Un laberinto de normas distrae a los operadores jurídicos, fomenta la inseguridad y la impunidad y afecta gravemente la factibilidad de la vida social. También encarece el funcionamiento de los organismos jurídicos y públicos y mina la libertad y creatividad humanas (además de la productividad).
La maleza jurídica quita la luz y los nutrientes a las buenas normas jurídicas, permite las malas interpretaciones, la dicotomía y el choque de normas. En la desorganización que introduce la mala yerba jurídica hay afectación de los buenos cultivos normativos: el juez tendrá menos tiempo para lo básico, el operador jurídico en general tiene riesgo de desorientación y los derechos básicos se pueden olvidar.

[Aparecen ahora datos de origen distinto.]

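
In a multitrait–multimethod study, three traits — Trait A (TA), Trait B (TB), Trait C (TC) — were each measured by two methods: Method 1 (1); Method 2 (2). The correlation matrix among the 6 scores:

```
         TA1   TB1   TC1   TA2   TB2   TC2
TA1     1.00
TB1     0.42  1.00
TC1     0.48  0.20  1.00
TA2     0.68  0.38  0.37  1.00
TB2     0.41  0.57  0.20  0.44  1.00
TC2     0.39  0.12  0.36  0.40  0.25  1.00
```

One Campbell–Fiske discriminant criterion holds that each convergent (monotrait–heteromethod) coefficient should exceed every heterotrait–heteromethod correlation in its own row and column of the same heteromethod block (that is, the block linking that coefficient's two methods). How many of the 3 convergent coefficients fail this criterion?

1

Convergent coefficients and their comparison sets:
TA (methods 1·2): 0.68 vs {0.41, 0.38, 0.39, 0.37} → pass.
TB (methods 1·2): 0.57 vs {0.38, 0.41, 0.12, 0.20} → pass.
TC (methods 1·2): 0.36 vs {0.37, 0.39, 0.20, 0.12} → fail.
1 of 3 fail.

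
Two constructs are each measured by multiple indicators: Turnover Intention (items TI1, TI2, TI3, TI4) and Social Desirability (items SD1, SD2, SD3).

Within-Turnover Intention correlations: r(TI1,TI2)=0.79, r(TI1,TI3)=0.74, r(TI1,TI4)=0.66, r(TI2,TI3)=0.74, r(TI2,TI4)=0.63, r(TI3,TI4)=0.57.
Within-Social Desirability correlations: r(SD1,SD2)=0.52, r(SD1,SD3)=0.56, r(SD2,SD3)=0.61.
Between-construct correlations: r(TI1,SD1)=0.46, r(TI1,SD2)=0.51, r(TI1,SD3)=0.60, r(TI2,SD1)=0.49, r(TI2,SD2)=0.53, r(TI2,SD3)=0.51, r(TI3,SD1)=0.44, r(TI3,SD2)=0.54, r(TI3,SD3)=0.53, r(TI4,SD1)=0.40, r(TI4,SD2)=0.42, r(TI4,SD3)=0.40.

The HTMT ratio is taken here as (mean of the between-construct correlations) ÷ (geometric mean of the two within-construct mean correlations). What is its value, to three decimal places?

0.780

Mean heterotrait r = 5.83/12 = 0.4858.
Mean within-TI = 4.13/6 = 0.6883; mean within-SD = 1.69/3 = 0.5633.
Geometric mean = √(0.6883 × 0.5633) = 0.6227.
HTMT = 0.4858 / 0.6227 = 0.780.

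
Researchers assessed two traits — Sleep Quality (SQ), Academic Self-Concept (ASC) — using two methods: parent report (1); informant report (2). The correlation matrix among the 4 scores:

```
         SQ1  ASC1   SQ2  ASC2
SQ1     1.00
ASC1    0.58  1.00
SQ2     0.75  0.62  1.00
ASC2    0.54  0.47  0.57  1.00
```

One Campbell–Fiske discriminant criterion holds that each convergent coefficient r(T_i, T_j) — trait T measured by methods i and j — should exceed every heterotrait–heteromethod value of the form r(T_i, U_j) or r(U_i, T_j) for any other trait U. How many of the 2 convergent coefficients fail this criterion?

1

Each convergent coefficient versus the relevant comparison correlations:
SQ (methods 1·2): 0.75 vs {0.54, 0.62} → pass.
ASC (methods 1·2): 0.47 vs {0.62, 0.54} → fail.
1 of 2 fail.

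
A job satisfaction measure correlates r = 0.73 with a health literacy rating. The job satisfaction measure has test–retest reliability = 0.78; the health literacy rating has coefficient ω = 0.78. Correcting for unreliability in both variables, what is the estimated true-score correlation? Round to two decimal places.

0.94

r_true = r_obs / √(r_xx · r_yy) = 0.73 / √(0.78 × 0.78) = 0.73 / √0.6084 = 0.73 / 0.7800 ≈ 0.94.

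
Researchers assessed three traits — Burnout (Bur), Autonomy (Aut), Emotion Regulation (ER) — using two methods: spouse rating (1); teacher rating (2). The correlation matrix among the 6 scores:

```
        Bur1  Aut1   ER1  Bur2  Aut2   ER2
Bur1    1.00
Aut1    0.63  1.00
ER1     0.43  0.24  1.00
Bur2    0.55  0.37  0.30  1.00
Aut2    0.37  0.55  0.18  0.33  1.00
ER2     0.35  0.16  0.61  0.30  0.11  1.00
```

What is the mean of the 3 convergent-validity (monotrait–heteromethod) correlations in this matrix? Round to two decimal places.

Convergent values: 0.55, 0.55, 0.61; mean = 1.71/3 = 0.57.

0.57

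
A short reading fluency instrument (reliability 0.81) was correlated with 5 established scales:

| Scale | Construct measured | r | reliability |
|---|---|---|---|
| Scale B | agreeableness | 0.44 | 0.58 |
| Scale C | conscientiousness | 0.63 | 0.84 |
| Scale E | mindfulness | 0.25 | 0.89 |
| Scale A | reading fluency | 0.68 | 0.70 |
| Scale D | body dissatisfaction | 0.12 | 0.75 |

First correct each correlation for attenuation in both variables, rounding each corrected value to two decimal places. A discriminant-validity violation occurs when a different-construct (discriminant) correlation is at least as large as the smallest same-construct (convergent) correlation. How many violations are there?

0

Disattenuated r (r / √(r_scale · r_new)):
  Scale B (disc): 0.44 / √(0.58·0.81) = 0.64
  Scale C (disc): 0.63 / √(0.84·0.81) = 0.76
  Scale E (disc): 0.25 / √(0.89·0.81) = 0.29
  Scale A (conv): 0.68 / √(0.70·0.81) = 0.90
  Scale D (disc): 0.12 / √(0.75·0.81) = 0.15
Smallest convergent = 0.90. Discriminant values: 0.64, 0.76, 0.29, 0.15; count ≥ 0.90 → 0.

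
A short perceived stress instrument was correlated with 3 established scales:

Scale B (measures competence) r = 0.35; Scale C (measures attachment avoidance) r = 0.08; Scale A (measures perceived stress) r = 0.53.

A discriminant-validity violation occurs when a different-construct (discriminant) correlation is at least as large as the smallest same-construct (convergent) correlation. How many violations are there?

0

Convergent (same construct = perceived stress): Scale A.
Smallest convergent = 0.53. Discriminant values: 0.35, 0.08; count ≥ 0.53 → 0.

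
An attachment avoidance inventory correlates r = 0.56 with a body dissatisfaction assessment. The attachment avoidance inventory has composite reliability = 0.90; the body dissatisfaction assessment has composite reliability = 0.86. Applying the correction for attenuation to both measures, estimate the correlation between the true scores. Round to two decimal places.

r_true = r_obs / √(r_xx · r_yy) = 0.56 / √(0.90 × 0.86) = 0.56 / √0.7740 = 0.56 / 0.8798 ≈ 0.64.

0.64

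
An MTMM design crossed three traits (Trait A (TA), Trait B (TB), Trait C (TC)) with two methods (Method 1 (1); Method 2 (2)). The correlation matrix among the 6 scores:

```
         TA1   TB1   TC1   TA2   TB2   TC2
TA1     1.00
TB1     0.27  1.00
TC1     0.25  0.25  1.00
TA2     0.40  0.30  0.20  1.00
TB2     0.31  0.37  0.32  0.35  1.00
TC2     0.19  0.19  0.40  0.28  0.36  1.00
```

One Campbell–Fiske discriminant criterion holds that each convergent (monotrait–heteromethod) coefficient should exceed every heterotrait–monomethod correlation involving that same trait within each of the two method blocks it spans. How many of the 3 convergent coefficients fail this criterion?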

¡Cuidado con el populismo! El principio de que vox populi, vox Dei (la voz del pueblo es la voz de Dios) solo puede aceptarse entendiendo que el pueblo es un poder y, como todos los poderes, debe ser correctamente administrado, sin demasías ni riesgos de corrupción, sin abusos ni atropellos. La demanda por normas debe ser adecuadamente interpretada y sabiamente ejecutada. Jamás hay que caer en el activismo legislativo ni azuzar al pueblo contra grupos, derechos o principios fundamentales. Siempre hay que ver el otro lado de la moneda. El pueblo siempre tiene la razón en el sentido de que sabe lo que quiere, pero no siempre lo que quiere es aceptable sino en cuanto es conjugable con los derechos fundamentales y los conceptos constitucionales, además de aceptar los importantes procedimientos republicanos, que son una garantía para todos.
Por eso la legislación tiene procedimientos y propósitos, está sujeta a graves normas y principios constitucionales. Su producción debe darse con garantías y procedimientos, pensamiento, discusión y deliberación. La buena intención, incluso y como el buen vino, debe añejarse y someterse al criterio de los que saben. Hay que entender las presiones que sufre el legislador y más bien librarlo de tales agresiones.
La inflación monetaria es mala y puede llevar a la ruina de sociedades. La inflación jurídica es quizás más grave y determinante, pues puede llevar a la destrucción social.